You can't calculate sales from a balance sheet, although you can use balance sheet information to get a sense of how past sales have played out in your present overall financial situation. Your balance sheet shows your company's financial standing on a particular day, including how much you own, how much you owe and how much you would have left over if you could successfully liquidate all of your assets and pay off all of your debts.

Tip

Although you can't exactly see sales in a balance sheet, you can get a general idea of how sales are trending by comparing balance sheets from different periods.
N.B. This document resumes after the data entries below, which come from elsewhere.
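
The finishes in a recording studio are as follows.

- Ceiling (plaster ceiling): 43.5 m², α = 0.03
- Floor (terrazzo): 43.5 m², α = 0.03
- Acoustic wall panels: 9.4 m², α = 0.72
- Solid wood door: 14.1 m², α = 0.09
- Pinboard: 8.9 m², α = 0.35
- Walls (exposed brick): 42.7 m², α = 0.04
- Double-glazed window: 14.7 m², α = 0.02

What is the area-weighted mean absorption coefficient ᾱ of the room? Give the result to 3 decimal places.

Total surface area S = 176.8 m².
Weighted sum Σ Sα = 15.764.
ᾱ = 15.764 / 176.8 = 0.089.

0.089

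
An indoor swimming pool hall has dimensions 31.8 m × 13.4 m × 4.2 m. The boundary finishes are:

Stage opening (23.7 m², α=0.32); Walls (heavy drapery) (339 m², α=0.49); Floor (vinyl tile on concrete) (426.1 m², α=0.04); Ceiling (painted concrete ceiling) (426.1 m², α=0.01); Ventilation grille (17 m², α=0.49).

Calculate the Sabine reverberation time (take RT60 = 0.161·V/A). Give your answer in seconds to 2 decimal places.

A = Σ Sᵢαᵢ = 23.7*0.32 + 339*0.49 + 426.1*0.04 + 426.1*0.01 + 17*0.49 = 203.329 sabins.
Volume V = 31.8 × 13.4 × 4.2 = 1789.704 m³.
RT60 = 0.161 · V / A = 0.161 × 1789.704 / 203.329 = 1.42 s.

1.42 s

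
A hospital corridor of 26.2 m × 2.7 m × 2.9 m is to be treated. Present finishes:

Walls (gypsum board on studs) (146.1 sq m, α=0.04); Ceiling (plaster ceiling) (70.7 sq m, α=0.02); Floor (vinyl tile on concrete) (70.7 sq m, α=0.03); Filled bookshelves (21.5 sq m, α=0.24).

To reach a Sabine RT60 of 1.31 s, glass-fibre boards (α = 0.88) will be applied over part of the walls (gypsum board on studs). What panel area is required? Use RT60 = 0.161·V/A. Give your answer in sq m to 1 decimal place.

Summing Sᵢαᵢ: 5.844 + 1.414 + 2.121 + 5.160 → A₁ = 14.539 sabins.
Required A₂ = 0.161·205.146/1.31 = 25.213 sabins.
Absorption to add: 25.213 − 14.539 = 10.674 sabins.
Each sq m of panel replacing the walls (gypsum board on studs) adds (0.88 − 0.04) = 0.84 sabins.
Area = ΔA/Δα = 10.674/0.84 = 12.7 sq m.

12.7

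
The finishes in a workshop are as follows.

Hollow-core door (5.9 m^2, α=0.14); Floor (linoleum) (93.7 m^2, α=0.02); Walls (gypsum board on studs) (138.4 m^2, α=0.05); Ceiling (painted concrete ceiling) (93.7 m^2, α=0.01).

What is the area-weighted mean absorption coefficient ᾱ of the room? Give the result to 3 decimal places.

S = Σ Sᵢ = 5.9 + 93.7 + 138.4 + 93.7 = 331.7 m^2.
Σ(Sᵢαᵢ) = 5.9·0.14 + 93.7·0.02 + 138.4·0.05 + 93.7·0.01 = 10.557.
ᾱ = A/S = 0.032.

0.032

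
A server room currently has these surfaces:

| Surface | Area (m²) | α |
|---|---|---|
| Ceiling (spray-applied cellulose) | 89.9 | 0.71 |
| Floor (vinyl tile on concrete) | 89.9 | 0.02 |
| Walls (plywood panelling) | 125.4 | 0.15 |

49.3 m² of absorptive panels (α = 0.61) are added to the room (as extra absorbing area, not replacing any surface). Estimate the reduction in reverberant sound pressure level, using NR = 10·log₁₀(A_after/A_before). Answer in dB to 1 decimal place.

Summing Sᵢαᵢ: 63.829 + 1.798 + 18.810 → A_before = 84.437 sabins.
Added absorption = 49.3 × 0.61 = 30.073 sabins.
A_after = 84.437 + 30.073 = 114.510 sabins.
Reduction = 10 log₁₀(A_after/A_before) = 10 log₁₀(1.3562) = 1.3 dB.

1.3 dB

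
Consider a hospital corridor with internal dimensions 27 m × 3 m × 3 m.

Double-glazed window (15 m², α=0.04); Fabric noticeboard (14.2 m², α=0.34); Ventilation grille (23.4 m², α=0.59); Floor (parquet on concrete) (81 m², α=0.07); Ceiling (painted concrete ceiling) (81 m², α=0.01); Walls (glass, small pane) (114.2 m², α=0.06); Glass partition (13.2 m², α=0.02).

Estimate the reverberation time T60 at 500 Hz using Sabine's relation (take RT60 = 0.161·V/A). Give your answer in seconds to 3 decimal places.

1.192 sec

Total absorption A = 15*0.04 + 14.2*0.34 + 23.4*0.59 + 81*0.07 + 81*0.01 + 114.2*0.06 + 13.2*0.02
  = 0.600 + 4.828 + 13.806 + 5.670 + 0.810 + 6.852 + 0.264 = 32.830 m² sabins.
V = 27·3·3 = 243 m³.
Sabine: RT60 = 0.161 × 243 / 32.830 = 1.192 s.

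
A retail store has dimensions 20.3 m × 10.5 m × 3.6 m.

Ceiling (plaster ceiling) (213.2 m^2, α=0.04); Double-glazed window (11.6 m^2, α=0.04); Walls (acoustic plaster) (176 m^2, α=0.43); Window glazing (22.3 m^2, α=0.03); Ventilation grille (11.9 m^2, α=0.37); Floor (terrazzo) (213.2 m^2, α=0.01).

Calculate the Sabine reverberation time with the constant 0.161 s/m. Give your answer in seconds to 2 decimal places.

1.34 s

Equivalent absorption area: A = 213.2·0.04 + 11.6·0.04 + 176·0.43 + 22.3·0.03 + 11.9·0.37 + 213.2·0.01 = 91.876 m^2.
Volume V = 20.3 × 10.5 × 3.6 = 767.34 m³.
T = 0.161 V/A = 0.161·767.34/91.876 = 1.34 s.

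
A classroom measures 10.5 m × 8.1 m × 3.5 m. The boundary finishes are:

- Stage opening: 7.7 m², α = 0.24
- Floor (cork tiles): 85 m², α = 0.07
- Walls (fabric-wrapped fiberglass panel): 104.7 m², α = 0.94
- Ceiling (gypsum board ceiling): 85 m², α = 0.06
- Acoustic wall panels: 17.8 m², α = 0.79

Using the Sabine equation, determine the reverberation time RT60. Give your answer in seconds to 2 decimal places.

A = Σ Sᵢαᵢ = 7.7·0.24 + 85·0.07 + 104.7·0.94 + 85·0.06 + 17.8·0.79 = 125.378 sabins.
Volume V = 10.5 × 8.1 × 3.5 = 297.675 m³.
Sabine: RT60 = 0.161 × 297.675 / 125.378 = 0.38 s.

0.38 s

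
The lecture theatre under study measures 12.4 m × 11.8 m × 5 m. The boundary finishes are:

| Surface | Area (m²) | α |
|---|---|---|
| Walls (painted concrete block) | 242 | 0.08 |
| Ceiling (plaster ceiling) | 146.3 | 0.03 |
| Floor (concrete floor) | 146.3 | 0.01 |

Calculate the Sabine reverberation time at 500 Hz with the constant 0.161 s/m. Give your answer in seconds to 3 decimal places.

Summing Sᵢαᵢ: 19.360 + 4.389 + 1.463 → A = 25.212 sabins.
V = 12.4·11.8·5 = 731.6 m³.
Sabine: RT60 = 0.161 × 731.6 / 25.212 = 4.672 s.

4.672 s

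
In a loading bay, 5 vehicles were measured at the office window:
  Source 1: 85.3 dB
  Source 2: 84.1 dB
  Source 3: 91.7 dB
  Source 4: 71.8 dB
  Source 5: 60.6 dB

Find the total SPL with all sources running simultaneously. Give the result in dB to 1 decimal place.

93.2 dB

Converting to relative power and adding: 10^(85.3/10) + 10^(84.1/10) + 10^(91.7/10) + 10^(71.8/10) + 10^(60.6/10) = 2.091e+09.
L_total = 10·log₁₀(2.091e+09) = 93.2 dB.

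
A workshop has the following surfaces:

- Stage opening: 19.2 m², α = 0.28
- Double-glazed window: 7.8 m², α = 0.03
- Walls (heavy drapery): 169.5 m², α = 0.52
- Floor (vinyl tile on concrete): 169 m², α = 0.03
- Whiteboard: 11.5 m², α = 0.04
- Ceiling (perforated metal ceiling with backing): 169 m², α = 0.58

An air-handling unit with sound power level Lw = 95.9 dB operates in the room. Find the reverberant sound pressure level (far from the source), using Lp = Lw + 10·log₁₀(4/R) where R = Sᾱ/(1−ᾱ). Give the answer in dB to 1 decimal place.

Σ(Sᵢαᵢ) = 19.2×0.28 + 7.8×0.03 + 169.5×0.52 + 169×0.03 + 11.5×0.04 + 169×0.58 = 197.300; total area S = 546.0 m².
ᾱ = 197.300/546.0 = 0.3614; R = Sᾱ/(1−ᾱ) = 197.300/(1−0.3614) = 308.957 m².
Lp = Lw + 10 log₁₀(4/R) = 95.9 -18.88 = 77.0 dB.

77.0 dB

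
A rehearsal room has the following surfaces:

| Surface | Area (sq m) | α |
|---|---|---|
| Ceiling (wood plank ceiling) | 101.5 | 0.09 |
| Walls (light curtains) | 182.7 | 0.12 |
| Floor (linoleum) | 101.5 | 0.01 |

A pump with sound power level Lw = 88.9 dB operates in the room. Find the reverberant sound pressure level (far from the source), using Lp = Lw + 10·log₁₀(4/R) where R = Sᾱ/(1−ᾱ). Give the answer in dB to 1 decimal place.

Σ(Sᵢαᵢ) = 101.5·0.09 + 182.7·0.12 + 101.5·0.01 = 32.074; total area S = 385.7 sq m.
ᾱ = 32.074/385.7 = 0.0832; R = Sᾱ/(1−ᾱ) = 32.074/(1−0.0832) = 34.985 sq m.
Lp = Lw + 10 log₁₀(4/R) = 88.9 -9.42 = 79.5 dB.

79.5 dB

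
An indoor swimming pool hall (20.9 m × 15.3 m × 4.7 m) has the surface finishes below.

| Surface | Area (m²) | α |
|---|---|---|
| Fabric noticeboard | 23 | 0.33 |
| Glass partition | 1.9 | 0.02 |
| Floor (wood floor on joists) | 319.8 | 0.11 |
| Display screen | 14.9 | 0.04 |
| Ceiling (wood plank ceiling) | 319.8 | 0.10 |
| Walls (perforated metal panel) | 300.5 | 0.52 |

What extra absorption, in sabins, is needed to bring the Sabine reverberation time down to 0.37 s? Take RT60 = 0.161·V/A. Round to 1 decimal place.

422.3 sabins

Equivalent absorption area: A₁ = 23*0.33 + 1.9*0.02 + 319.8*0.11 + 14.9*0.04 + 319.8*0.10 + 300.5*0.52 = 231.642 m².
V = 1502.919 m³. Required absorption A₂ = 0.161 × 1502.919 / 0.37 = 653.973 sabins.
Shortfall: 653.973 − 231.642 = 422.3 sabins.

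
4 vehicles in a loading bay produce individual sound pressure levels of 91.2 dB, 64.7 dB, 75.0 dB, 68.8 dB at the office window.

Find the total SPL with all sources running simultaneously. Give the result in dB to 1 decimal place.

91.3 dB

Sum in the linear (power) domain: Σ 10^(Lᵢ/10) = 10^(91.2/10) + 10^(64.7/10) + 10^(75.0/10) + 10^(68.8/10) = 1.36e+09.
Combined level = 10 log₁₀(1.36e+09) = 91.3 dB.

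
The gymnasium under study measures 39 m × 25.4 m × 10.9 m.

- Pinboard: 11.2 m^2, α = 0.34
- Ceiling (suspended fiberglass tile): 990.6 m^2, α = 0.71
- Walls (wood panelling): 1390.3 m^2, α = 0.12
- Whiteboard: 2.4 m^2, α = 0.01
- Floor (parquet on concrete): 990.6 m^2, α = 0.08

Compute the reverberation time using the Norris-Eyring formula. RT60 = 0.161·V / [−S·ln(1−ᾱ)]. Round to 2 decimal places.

Total surface area S = 11.2 + 990.6 + 1390.3 + 2.4 + 990.6 = 3385.1 m^2.
Absorption A = 11.2·0.34 + 990.6·0.71 + 1390.3·0.12 + 2.4·0.01 + 990.6·0.08 = 953.242 sabins.
ᾱ = 953.242 / 3385.1 = 0.2816.
−S·ln(1−ᾱ) = −3385.1 × ln(1 − 0.2816) = 1119.550.
V = 39 × 25.4 × 10.9 = 10797.54 m³.
RT60 = 0.161 × 10797.54 / 1119.550 = 1.55 s.

1.55 sec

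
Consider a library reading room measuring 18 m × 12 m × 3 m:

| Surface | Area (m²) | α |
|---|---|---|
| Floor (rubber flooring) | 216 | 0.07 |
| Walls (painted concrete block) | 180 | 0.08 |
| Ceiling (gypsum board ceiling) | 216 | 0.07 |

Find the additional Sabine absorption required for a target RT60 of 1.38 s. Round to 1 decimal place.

Total absorption A₁ = 216*0.07 + 180*0.08 + 216*0.07
  = 15.120 + 14.400 + 15.120 = 44.640 m² sabins.
Target A₂ = 0.161·648/1.38 = 75.600 sabins (V = 648 m³).
Shortfall: 75.600 − 44.640 = 31.0 sabins.

31.0 sabins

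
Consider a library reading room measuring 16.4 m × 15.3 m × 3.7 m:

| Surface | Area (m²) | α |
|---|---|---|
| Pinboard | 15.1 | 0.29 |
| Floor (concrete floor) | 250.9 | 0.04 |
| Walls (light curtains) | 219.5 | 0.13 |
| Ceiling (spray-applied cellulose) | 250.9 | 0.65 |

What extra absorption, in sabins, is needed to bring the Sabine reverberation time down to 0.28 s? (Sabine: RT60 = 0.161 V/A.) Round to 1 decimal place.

Summing Sᵢαᵢ: 4.379 + 10.036 + 28.535 + 163.085 → A₁ = 206.035 sabins.
For T = 0.28 s, need A₂ = 0.161·V/T = 0.161·928.404/0.28 = 533.832 sabins.
ΔA = A₂ − A₁ = 533.832 − 206.035 = 327.8 sabins.

327.8 sabins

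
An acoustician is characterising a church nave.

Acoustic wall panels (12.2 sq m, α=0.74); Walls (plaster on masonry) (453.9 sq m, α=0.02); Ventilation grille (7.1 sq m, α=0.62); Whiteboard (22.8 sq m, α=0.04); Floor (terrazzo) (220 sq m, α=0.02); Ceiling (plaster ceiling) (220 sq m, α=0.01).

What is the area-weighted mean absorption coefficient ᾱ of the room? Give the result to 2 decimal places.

S = Σ Sᵢ = 12.2 + 453.9 + 7.1 + 22.8 + 220 + 220 = 936.0 sq m.
Σ(Sᵢαᵢ) = 12.2×0.74 + 453.9×0.02 + 7.1×0.62 + 22.8×0.04 + 220×0.02 + 220×0.01 = 30.020.
ᾱ = A/S = 0.03.

0.03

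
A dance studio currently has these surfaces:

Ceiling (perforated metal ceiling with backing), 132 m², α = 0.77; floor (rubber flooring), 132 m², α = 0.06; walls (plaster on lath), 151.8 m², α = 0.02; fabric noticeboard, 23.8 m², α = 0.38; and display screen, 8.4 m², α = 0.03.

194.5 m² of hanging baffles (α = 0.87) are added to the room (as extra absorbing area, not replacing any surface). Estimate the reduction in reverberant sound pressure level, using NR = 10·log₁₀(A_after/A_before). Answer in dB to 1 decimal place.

A_before = Σ Sᵢαᵢ = 132×0.77 + 132×0.06 + 151.8×0.02 + 23.8×0.38 + 8.4×0.03 = 121.892 sabins.
Added absorption = 194.5 × 0.87 = 169.215 sabins.
A_after = 121.892 + 169.215 = 291.107 sabins.
NR = 10·log₁₀(291.107/121.892) = 3.8 dB.

3.8 dB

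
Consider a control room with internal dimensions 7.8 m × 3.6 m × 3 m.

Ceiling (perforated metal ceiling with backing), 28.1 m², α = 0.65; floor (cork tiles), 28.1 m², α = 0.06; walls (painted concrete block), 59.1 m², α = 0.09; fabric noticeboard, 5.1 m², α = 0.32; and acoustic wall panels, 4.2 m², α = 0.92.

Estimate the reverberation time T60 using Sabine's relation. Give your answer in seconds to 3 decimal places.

0.441 s

Total absorption A = 28.1*0.65 + 28.1*0.06 + 59.1*0.09 + 5.1*0.32 + 4.2*0.92
  = 18.265 + 1.686 + 5.319 + 1.632 + 3.864 = 30.766 m² sabins.
Volume V = 7.8 × 3.6 × 3 = 84.24 m³.
Sabine: RT60 = 0.161 × 84.24 / 30.766 = 0.441 s.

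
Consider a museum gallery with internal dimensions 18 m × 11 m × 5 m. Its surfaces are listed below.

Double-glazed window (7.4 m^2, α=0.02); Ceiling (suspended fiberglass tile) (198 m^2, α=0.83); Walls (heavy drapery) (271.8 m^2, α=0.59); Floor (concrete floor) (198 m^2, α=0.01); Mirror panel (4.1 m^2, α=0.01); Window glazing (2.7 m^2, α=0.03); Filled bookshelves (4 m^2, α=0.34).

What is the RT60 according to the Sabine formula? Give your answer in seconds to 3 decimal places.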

Income Statement vs. Balance Sheet

Your income statement shows how much your business has received for its products and services during a specific period of time and how much you have spent to generate this revenue. It breaks your income into categories such as wholesale and retail sales and also groups your expenditures by type such as materials, labor, rent, utilities, interest and taxes. The bottom of your income statement subtracts your total deductible expenses from your total revenue, showing how much profit you have left over at the end of the day.

Your balance sheet summarizes your financial situation by listing and aggregating your assets and liabilities. If your sales have been high and your expenses have been low, you'll most likely have assets to show on your balance sheet. They may take the form of cash in the bank or major equipment investments, but either way, your balance sheet shows that you have something to show for your work and sales.

You can't see purchases in your balance sheet any more than you can see specific sales numbers. However, if your purchases are stored as inventory, they'll be part of your inventory asset, and if you've purchased infrastructure improvements, you'll see the effects of these transactions in the equipment figure that also shows up on the asset side of the statement.

Balance Sheet Example

Say your business has generated $5,000 more than you spent over the past year, and you had no cash and no equipment at the beginning of the year. You invested $3,000 in a new piece of equipment, and you have $2,000 left over, which you are holding in the bank for working capital. Your balance sheet at the end of the period might look like this, showing how you spent the $5,000 by which your sales exceeded your expenditures.

Assets:

  • Cash on hand: $2,000
  • Inventory: $800
  • Accounts receivable: $400
  • Equipment $3,000
  • Total Assets: $6,200

Liabilities:

  • Term loans: $2,500
  • Accounts payable: $1,200
  • Outstanding payroll: $600
  • Owner's equity (assets minus liabilities): $1,900
  • Total liabilities: $6,200

Correlating Financial Statements

The correlations between your income statement and balance sheet should be reasonably straightforward. After all, your balance sheet reflects your financial situation, which is a direct result of the profit or loss reflected on your income statement. In actuality, however, your income statement and balance sheet interact in a variety of complex ways depending on the short-term and long-time choices you have made about how to spend and save your money.

Depreciation is an example of a financial event that shows up differently on these separate financial statements. When you buy a major piece of equipment, it will not show up all at once on your income statement even though the money may have left your bank account in one lump sum. Instead, tax reporting conventions require you to establish a time frame for the useful life of your investment, such as five years, and then claim one-fifth of the cost as an expenditure for each of the next five years.

Your balance sheet may show that a piece of equipment depreciated over the amount of time since you purchased it, while the cash balance on your balance sheet will reflect the fact that you spent the money on the equipment, and you no longer have it on hand. The relationship between the ways this expenditure is handled on each of these financial statements certainly isn't arbitrary, but it can be tricky to untangle.